= Ujjal Chatterjee =

Indian politician

Ujjal Chatterjee (born 1959) is an Indian politician from West Bengal. He is a former member of the West Bengal Legislative Assembly from Kulti Assembly constituency in Paschim Bardhaman district. He won the 2016 West Bengal Legislative Assembly election representing the All India Trinamool Congress.

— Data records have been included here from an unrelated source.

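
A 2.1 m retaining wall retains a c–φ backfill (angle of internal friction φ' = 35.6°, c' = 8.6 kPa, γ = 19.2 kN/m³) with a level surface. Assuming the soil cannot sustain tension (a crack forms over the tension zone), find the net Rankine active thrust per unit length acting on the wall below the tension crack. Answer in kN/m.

0.323 kN/m

K_a = 0.2641; √K_a = 0.5139.
Tension-crack depth z_c = 2c/(γ√K_a) = 2×8.6/(19.2×0.5139) = 1.743 m.
σ_a at base = K_a γ H − 2c√K_a = 0.2641×19.2×2.1 − 2×8.6×0.5139 = 1.810 kPa.
P_a = ½ × 1.810 × (H − z_c) = 0.5×1.810×0.3569 = 0.3230 kN/m.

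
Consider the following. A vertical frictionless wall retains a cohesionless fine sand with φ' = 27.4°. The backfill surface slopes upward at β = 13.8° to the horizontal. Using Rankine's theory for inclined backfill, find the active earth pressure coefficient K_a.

0.411

K_a = cos β · (cos β − √(cos²β − cos²φ)) / (cos β + √(cos²β − cos²φ)).
cos β = 0.9711, cos φ = 0.8878, √(cos²β − cos²φ) = 0.3936.
K_a = 0.9711 × (0.9711 − 0.3936)/(0.9711 + 0.3936) = 0.4110.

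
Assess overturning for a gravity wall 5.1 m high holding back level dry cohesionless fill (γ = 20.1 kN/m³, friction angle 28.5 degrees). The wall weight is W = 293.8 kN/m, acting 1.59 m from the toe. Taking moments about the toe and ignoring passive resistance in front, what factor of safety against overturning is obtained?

2.97

K_a = tan²(45° − 28.5°/2) = 0.3540.
P_a = ½K_aγH² = 0.5×0.3540×20.1×5.1² = 92.52 kN/m, acting at H/3 = 1.700 m above the base.
Overturning moment M_o = P_a × H/3 = 92.52 × 1.700 = 157.3.
Resisting moment M_r = W × 1.59 = 293.8 × 1.59 = 467.1.
FS_overturning = M_r/M_o = 467.1/157.3 = 2.970.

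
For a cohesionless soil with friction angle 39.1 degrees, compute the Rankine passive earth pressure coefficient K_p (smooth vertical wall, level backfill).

K_p = (1 + sin φ)/(1 − sin φ) = tan²(45° + 39.1°/2) = 4.415.

4.42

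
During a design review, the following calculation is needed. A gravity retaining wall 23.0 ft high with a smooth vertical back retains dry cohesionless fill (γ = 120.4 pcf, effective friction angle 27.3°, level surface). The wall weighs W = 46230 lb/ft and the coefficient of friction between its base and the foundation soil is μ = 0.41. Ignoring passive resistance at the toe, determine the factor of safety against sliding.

1.60

K_a = tan²(45° − 27.3°/2) = 0.3711.
P_a = ½K_aγH² = 0.5×0.3711×120.4×23.0² = 11820 lb/ft, acting at H/3 = 7.667 ft above the base.
FS_sliding = μW / P_a = 0.41×46230 / 11820 = 1.604.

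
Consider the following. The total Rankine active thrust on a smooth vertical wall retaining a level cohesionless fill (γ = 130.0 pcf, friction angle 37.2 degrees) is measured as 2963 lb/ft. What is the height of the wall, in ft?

13.6 ft

K_a = 0.2464. P_a = ½ K_a γ H² ⇒ H = √(2P_a/(K_a γ)).
H = √(2×2963/(0.2464×130.0)) = 13.60 ft.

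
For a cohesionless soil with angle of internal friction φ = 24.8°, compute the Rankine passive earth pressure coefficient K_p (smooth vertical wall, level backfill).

K_p = (1 + sin φ)/(1 − sin φ) = tan²(45° + 24.8°/2) = 2.445.

2.45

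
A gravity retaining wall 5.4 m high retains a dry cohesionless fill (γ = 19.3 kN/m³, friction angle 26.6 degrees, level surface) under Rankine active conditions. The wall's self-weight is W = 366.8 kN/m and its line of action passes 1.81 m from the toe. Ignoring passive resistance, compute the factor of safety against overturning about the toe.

3.44

K_a = tan²(45° − 26.6°/2) = 0.3814.
P_a = ½K_aγH² = 0.5×0.3814×19.3×5.4² = 107.3 kN/m, acting at H/3 = 1.800 m above the base.
Overturning moment M_o = P_a × H/3 = 107.3 × 1.800 = 193.2.
Resisting moment M_r = W × 1.81 = 366.8 × 1.81 = 663.9.
FS_overturning = M_r/M_o = 663.9/193.2 = 3.436.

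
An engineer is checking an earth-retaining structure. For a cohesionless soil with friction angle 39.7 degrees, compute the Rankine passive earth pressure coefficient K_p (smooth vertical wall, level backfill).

K_p = (1 + sin φ)/(1 − sin φ) = tan²(45° + 39.7°/2) = 4.537.

4.54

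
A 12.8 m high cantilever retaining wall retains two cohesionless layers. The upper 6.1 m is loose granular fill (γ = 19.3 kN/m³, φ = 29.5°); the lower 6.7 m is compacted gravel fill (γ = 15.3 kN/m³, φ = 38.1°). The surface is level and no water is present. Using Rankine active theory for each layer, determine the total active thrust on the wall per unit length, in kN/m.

K_a1 = tan²(45°−29.5°/2) = 0.3401; K_a2 = tan²(45°−38.1°/2) = 0.2368.
Layer 1: σ at base = K_a1 γ₁ h₁ = 40.04 kPa; P₁ = ½×40.04×6.1 = 122.1.
Layer 2: σ_v at top = γ₁h₁ = 117.7; σ_h top = K_a2×117.7 = 27.88; σ_h base = K_a2×(117.7+15.3×6.7) = 52.16.
P₂ = ½(27.88+52.16)×6.7 = 268.1. Total P_a = 122.1+268.1 = 390.3 kN/m.

390 kN/m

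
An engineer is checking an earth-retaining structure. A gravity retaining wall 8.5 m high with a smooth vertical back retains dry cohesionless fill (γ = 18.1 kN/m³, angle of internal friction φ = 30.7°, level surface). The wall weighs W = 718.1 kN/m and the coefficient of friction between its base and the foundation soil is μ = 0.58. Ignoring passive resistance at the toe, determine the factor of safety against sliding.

1.97

K_a = tan²(45° − 30.7°/2) = 0.3240.
P_a = ½K_aγH² = 0.5×0.3240×18.1×8.5² = 211.9 kN/m, acting at H/3 = 2.833 m above the base.
FS_sliding = μW / P_a = 0.58×718.1 / 211.9 = 1.966.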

== Early life and education ==
Chatterjee is from Kulti, Paschim Bardhaman district, West Bengal. He is the son of late Umapada Chatterjee. He completed his BCom at a college affiliated with the University of Burdwan in 1980. His wife used to run her own business.

== Career ==
Chatterjee was first elected as an MLA when he won the 2006 West Bengal Legislative Assembly election from Kulti Assembly constituency representing the All India Trinamool Congress. He retained the seat for the Trinamool Congress winning the 2011 West Bengal Legislative Assembly election and was elected for a third time in the 2016 West Bengal Legislative Assembly election. In the 2021 Assembly election, he lost to Ajay Kumar Poddar of the Bharatiya Janata Party. In 2011, he polled 77,610 votes and defeated his nearest rival, Maniklal Acharya of the All India Forward Bloc, by a margin of 28,566 votes. In 2016, he polled 68,952 votes and defeated his closest opponent, Ajay Kumar Poddar of the Bharatiya Janata Party, by a margin of 19,488 votes. He lost the 2021 poll to Poddar of the BJP by a margin of 679 votes.